Dutch mathematician and computer scientist

Hans Zantema (1956 - 28 January 2025) was a Dutch mathematician and computer scientist, and professor at Radboud University in Nijmegen, known for his work on termination analysis.

== Biography ==
Born in Goingarijp, the Netherlands, Zantema received his PhD in algebraic number theory in 1983 at the University of Amsterdam under supervision of Hendrik Lenstra Jr. for the thesis, entitled "Integer Valued Polynomials in Algebraic Number Theory."

After graduation, Zantema spent a few years of employment in the industry before he switched to computer science: from 1987 to 2000 at Utrecht University and since 2000 at Eindhoven University of Technology.

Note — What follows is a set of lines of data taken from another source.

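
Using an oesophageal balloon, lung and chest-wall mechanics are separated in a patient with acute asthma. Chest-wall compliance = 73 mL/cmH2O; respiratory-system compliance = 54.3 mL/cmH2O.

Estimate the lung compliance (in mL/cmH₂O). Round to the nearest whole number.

1/CL = 1/Crs − 1/Ccw.
1/CL = 1/54.3 − 1/73 = 0.004718.
CL = 211.95 mL/cmH2O.

212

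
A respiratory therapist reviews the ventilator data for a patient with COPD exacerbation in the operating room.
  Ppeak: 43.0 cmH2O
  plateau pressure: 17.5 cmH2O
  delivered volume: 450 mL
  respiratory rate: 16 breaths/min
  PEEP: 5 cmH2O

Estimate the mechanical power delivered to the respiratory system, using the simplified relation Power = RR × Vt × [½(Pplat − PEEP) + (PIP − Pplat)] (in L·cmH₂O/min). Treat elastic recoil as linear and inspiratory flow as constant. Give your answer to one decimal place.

228.6

Per-breath work = Vt × [½(Pplat−PEEP) + (PIP−Pplat)] = 0.450 × [0.5×12.5 + 25.5] = 0.450 × 31.75 = 14.288 L·cmH2O.
Power = 16 × 14.288 = 228.61 L·cmH2O/min.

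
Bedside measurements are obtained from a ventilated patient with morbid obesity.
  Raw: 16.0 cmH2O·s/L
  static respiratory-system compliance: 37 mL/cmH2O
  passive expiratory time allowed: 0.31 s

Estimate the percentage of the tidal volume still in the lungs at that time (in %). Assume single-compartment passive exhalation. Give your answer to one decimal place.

59.2

τ = R × C = 16.0 × 37 mL/cmH2O = 16.0 × 0.037 L/cmH2O = 0.592 s.
Passive exhalation: V(t)/V₀ = e^(−t/τ) = e^(−0.31/0.592) = 0.5924.
Fraction remaining = 0.5924 → 59.24%.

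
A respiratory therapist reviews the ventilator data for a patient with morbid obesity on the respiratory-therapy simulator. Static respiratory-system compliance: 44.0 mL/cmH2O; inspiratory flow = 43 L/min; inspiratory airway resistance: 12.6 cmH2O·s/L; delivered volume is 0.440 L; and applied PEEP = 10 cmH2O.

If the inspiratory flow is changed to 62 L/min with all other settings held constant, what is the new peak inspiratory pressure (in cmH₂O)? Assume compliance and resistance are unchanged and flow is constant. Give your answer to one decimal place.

Flow: 43 L/min ÷ 60 = 0.7167 L/s.
New flow: 62 L/min ÷ 60 = 1.0333 L/s.
PIP = Vt/C + R·V̇ + PEEP (constant-flow equation of motion).
Only the resistive term changes: ΔPIP = R × ΔV̇ = 12.6 × (1.0333 − 0.7167) = 12.6 × 0.3166 = 3.989 cmH2O.
Original PIP = 440/44.0 + 12.6×0.7167 + 10 = 29.03 cmH2O; new PIP = 29.03 + (3.989) = 33.019 cmH2O.

33.0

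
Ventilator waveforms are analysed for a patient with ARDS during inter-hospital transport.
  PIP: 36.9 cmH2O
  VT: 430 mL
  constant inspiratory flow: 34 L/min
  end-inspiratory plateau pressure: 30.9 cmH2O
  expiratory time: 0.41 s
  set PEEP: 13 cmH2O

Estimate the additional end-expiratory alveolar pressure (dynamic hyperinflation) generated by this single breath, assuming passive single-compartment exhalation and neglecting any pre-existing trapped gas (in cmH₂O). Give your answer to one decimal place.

3.6

Flow: 34 L/min ÷ 60 = 0.5667 L/s.
R = (PIP − Pplat)/V̇ = (36.9 − 30.9) / 0.5667 = 6.0/0.5667 = 10.588 cmH2O·s/L.
C = Vt/(Pplat − PEEP) = 430.0 / (30.9 − 13) = 430.0/17.9 = 24.022 mL/cmH2O.
τ = R × C = 10.588 × 0.02402 L/cmH2O = 0.2543 s.
Fraction remaining = e^(−Te/τ) = e^(−0.41/0.2543) = 0.1994; trapped volume = 430.0 × 0.1994 = 85.742 mL.
Additional alveolar pressure from trapping ≈ V_trapped / C = 85.742 / 24.022 = 3.569 cmH2O.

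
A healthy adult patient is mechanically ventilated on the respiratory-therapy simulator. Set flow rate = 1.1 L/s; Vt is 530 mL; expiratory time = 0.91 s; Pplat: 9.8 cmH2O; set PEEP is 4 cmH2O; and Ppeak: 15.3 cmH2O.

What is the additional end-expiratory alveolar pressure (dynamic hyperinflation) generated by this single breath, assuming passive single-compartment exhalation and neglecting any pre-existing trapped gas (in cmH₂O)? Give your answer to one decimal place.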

Since 2007 he was also a part-time full professor at Radboud University in Nijmegen. His main achievements are in term rewriting systems, in particular in automatically proving termination of term rewriting. His name is attached to
Zantema's problem, namely whether the string rewrite system 0011 -> 111000 terminates.

He also contributed to the theory and especially the visualisation of streams. This led to the book "Playing with Infinity".

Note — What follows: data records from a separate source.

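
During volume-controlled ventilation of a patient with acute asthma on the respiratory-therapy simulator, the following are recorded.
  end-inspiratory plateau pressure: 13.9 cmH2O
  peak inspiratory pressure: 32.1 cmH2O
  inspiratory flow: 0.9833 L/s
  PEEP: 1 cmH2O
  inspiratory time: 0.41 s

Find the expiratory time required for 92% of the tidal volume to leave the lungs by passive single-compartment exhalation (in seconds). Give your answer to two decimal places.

Vt = flow × Ti = 0.9833 L/s × 0.41 s × 1000 mL/L = 403.15 mL.
R = (PIP − Pplat)/V̇ = (32.1 − 13.9) / 0.9833 = 18.2/0.9833 = 18.509 cmH2O·s/L.
C = Vt/(Pplat − PEEP) = 403.15 / (13.9 − 1) = 403.15/12.9 = 31.252 mL/cmH2O.
τ = R × C = 18.509 × 0.03125 L/cmH2O = 0.5784 s.
t = −τ·ln(1 − 0.92) = −0.5784·ln(0.08) = 1.461 s.

1.46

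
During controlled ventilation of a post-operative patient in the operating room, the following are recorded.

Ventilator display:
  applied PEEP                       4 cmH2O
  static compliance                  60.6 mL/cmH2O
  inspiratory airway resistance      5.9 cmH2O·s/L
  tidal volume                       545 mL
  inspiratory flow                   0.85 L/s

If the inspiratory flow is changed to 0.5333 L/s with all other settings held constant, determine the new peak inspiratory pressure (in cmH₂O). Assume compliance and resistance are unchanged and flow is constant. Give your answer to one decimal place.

PIP = Vt/C + R·V̇ + PEEP (constant-flow equation of motion).
Only the resistive term changes: ΔPIP = R × ΔV̇ = 5.9 × (0.5333 − 0.85) = 5.9 × -0.3167 = -1.869 cmH2O.
Original PIP = 545/60.6 + 5.9×0.85 + 4 = 18.008 cmH2O; new PIP = 18.008 + (-1.869) = 16.139 cmH2O.

16.1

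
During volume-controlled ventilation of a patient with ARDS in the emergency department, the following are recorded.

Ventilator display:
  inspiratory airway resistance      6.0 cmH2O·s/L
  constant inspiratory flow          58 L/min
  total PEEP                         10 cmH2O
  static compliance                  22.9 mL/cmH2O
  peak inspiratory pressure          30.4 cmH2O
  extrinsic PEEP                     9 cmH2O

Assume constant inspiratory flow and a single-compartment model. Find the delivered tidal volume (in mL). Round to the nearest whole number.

Flow: 58 L/min ÷ 60 = 0.9667 L/s.
Total PEEP = 10 cmH2O (set 9 + intrinsic 1); this is the baseline alveolar pressure.
Equation of motion (constant flow): PIP = Vt/C + R·V̇ + PEEP.
Vt/C = PIP − R·V̇ − PEEP = 30.4 − 5.8 − 10 = 14.6 cmH2O.
Vt = C × 14.6 = 22.9 × 14.6 = 334.34 mL.

334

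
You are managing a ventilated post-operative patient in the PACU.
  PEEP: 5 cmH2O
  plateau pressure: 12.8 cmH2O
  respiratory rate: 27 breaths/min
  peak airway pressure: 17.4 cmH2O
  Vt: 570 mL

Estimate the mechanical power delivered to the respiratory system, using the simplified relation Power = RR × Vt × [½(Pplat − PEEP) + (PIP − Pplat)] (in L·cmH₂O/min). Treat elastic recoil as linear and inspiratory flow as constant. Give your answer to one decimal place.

130.8

Per-breath work = Vt × [½(Pplat−PEEP) + (PIP−Pplat)] = 0.570 × [0.5×7.8 + 4.6] = 0.570 × 8.5 = 4.845 L·cmH2O.
Power = 27 × 4.845 = 130.82 L·cmH2O/min.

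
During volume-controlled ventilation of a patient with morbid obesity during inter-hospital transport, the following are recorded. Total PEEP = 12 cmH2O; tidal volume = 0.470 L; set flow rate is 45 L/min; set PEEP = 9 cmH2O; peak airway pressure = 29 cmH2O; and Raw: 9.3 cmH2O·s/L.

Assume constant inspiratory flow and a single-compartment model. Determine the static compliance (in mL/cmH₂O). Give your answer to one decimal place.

46.9

Flow: 45 L/min ÷ 60 = 0.75 L/s.
Total PEEP = 12 cmH2O (set 9 + intrinsic 3); this is the baseline alveolar pressure.
Equation of motion (constant flow): PIP = Vt/C + R·V̇ + PEEP.
Vt/C = PIP − R·V̇ − PEEP = 29 − 9.3×0.75 − 12 = 29 − 6.975 − 12 = 10.025 cmH2O.
C = Vt / 10.025 = 470 / 10.025 = 46.883 mL/cmH2O.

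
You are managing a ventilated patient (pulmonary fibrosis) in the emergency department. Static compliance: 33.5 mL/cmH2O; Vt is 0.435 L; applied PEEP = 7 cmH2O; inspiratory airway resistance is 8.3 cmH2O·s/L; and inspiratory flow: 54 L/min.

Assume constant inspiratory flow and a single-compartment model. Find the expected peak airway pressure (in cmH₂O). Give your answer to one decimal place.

Flow: 54 L/min ÷ 60 = 0.9 L/s.
Equation of motion (constant flow): PIP = Vt/C + R·V̇ + PEEP.
PIP = 435/33.5 + 8.3×0.9 + 7 = 12.985 + 7.47 + 7 = 27.455 cmH2O.

27.5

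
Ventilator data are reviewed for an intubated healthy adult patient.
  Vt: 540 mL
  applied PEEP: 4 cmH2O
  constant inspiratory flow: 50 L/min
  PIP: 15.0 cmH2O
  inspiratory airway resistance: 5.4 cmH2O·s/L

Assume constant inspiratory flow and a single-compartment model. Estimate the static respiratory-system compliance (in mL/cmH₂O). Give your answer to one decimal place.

Flow: 50 L/min ÷ 60 = 0.8333 L/s.
Equation of motion (constant flow): PIP = Vt/C + R·V̇ + PEEP.
Vt/C = PIP − R·V̇ − PEEP = 15.0 − 5.4×0.8333 − 4 = 15.0 − 4.5 − 4 = 6.5 cmH2O.
C = Vt / 6.5 = 540 / 6.5 = 83.077 mL/cmH2O.

83.1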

== Selected publications ==
- Zantema, Hans. 1983. Integer Valued Polynomials in Algebraic Number Theory. PhD thesis
- Zantema, Hans. 2007 De achterkant van Sudoku. Oplossen, programmeren en ontwerpen. Aramith Hersengymnastiek.

Articles, a selection:
- Zantema, Hans. "Termination of term rewriting: interpretation and type elimination." Journal of Symbolic Computation 17.1 (1994): 23–50.
- Zantema, Hans. "Termination of term rewriting by semantic labelling." Fundamenta Informaticae 24.1 (1995): 89-105.
- Endrullis, Jörg, Johannes Waldmann, and Hans Zantema. "Matrix interpretations for proving termination of term rewriting ." Journal of Automated Reasoning 40.2-3 (2008): 195–220.